President Obama, by deciding he could negotiate and perhaps use this issue to pressure Democrats into accepting cuts, walked into a trap.   It is a trap that goes beyond him personally.   This sets the precedent for a party that does not have the votes to get something done through the usual process to find a way to use threat of real disaster to dictate their agenda to the rest of government.   Rather than trying to win in 2012 (both the Presidency and the Senate will be in play), they want to put a gun to the nation’s head and dare the Senate and President not to give in to their demands.

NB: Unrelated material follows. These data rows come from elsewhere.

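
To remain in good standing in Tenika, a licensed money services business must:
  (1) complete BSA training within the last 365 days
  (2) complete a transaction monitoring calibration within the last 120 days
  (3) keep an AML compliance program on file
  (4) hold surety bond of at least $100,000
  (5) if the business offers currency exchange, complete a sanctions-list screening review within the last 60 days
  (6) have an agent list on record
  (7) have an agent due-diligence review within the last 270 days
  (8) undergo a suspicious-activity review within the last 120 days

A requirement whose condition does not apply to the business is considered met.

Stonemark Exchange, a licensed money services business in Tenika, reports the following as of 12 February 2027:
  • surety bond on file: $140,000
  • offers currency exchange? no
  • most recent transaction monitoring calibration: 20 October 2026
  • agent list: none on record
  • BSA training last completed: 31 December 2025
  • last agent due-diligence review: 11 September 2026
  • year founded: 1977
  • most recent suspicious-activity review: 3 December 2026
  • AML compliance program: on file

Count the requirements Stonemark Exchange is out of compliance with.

1. BSA training 408 days ago vs limit 365 → not met
2. transaction monitoring calibration 115 days ago vs limit 120 → met
3. AML compliance program present → met
4. surety bond $140,000 ≥ $100,000 → met
5. condition 'offers currency exchange' does not hold → requirement n/a → met
6. agent list absent → not met
7. agent due-diligence review 154 days ago vs limit 270 → met
8. suspicious-activity review 71 days ago vs limit 120 → met
Not met: 2 of 8

2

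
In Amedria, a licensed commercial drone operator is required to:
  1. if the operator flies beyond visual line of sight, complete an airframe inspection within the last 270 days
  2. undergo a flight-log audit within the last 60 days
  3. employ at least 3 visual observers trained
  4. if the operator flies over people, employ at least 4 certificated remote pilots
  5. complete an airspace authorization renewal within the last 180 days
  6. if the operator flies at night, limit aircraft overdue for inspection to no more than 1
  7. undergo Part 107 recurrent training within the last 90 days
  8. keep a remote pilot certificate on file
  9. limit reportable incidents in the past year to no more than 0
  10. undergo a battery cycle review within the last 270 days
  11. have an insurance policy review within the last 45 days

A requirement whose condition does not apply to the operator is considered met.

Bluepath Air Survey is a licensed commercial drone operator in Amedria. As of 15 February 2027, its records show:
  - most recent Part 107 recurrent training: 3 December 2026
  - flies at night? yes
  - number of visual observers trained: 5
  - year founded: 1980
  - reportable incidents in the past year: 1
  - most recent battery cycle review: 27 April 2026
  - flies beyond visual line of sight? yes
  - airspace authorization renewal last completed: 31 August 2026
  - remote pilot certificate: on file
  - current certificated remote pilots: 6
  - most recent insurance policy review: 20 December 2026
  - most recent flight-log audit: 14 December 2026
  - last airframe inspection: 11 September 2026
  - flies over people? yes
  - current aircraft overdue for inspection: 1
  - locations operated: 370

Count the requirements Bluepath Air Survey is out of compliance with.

4

1. condition 'flies beyond visual line of sight' holds; airframe inspection 157 days ago vs limit 270 → met
2. flight-log audit 63 days ago vs limit 60 → not met
3. visual observers trained 5 ≥ 3 → met
4. condition 'flies over people' holds; certificated remote pilots 6 ≥ 4 → met
5. airspace authorization renewal 168 days ago vs limit 180 → met
6. condition 'flies at night' holds; aircraft overdue for inspection 1 ≤ 1 → met
7. Part 107 recurrent training 74 days ago vs limit 90 → met
8. remote pilot certificate present → met
9. reportable incidents in the past year 1 > 0 → not met
10. battery cycle review 294 days ago vs limit 270 → not met
11. insurance policy review 57 days ago vs limit 45 → not met
Not met: 4 of 11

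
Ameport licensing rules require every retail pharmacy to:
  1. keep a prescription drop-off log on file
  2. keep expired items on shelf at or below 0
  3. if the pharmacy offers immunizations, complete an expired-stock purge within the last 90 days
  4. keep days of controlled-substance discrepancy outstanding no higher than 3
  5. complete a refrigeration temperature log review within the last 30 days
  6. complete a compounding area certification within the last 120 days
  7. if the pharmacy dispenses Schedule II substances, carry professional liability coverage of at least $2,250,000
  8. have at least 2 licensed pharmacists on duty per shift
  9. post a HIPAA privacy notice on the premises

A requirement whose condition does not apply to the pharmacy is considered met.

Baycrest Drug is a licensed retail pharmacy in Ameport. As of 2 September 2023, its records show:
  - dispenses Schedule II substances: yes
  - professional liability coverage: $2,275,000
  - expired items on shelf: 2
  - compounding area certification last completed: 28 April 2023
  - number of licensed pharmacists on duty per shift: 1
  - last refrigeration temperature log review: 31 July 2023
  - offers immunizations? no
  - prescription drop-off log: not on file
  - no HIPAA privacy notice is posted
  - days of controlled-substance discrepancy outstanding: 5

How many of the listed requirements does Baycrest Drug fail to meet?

1. prescription drop-off log absent → not met
2. expired items on shelf 2 > 0 → not met
3. condition 'offers immunizations' does not hold → requirement n/a → met
4. days of controlled-substance discrepancy outstanding 5 > 3 → not met
5. refrigeration temperature log review 33 days ago vs limit 30 → not met
6. compounding area certification 127 days ago vs limit 120 → not met
7. condition 'dispenses Schedule II substances' holds; professional liability coverage $2,275,000 ≥ $2,250,000 → met
8. licensed pharmacists on duty per shift 1 < 2 → not met
9. HIPAA privacy notice absent → not met
Not met: 7 of 9

7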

I’d expect that in a third world state or an emerging democracy in the former Soviet Union, but not in the US.  If politics sinks to this level, then the US is truly in severe decline.    Former Presidential standard barrier for the GOP John McCain lashed out at the House “tea party” Republicans, claiming they were irresponsible and in his words “bizarro.”  Other Republicans have also expressed horror at the events unfolding.   As Senate Majority Leader Harry Reid said, the GOP needs to go back to being the party of Ronald Reagan.   Reagan was an optimist who worked with people to convince them to go along with him.   The current gang in the House are bitter and angry, and want to use threats to get their way.

Speaker Boehner is an enigma.    The most friendly read on his tactics is he simply wants to strengthen his hand and show the tea party brigade that he’s fighting to get the most he can get.   Then when a compromise comes, enough Republicans will join with Democrats to pass it, even if the tea party folk demur.    But to do so in this manner and with this level of incompetence (you don’t announce a plan on national TV when you aren’t sure you have the votes) not only damages the country but hurts his own party — and his chance at keeping his majority.    He may really think he can ram this through, in which case he’s putting the dreams of the American people on the line.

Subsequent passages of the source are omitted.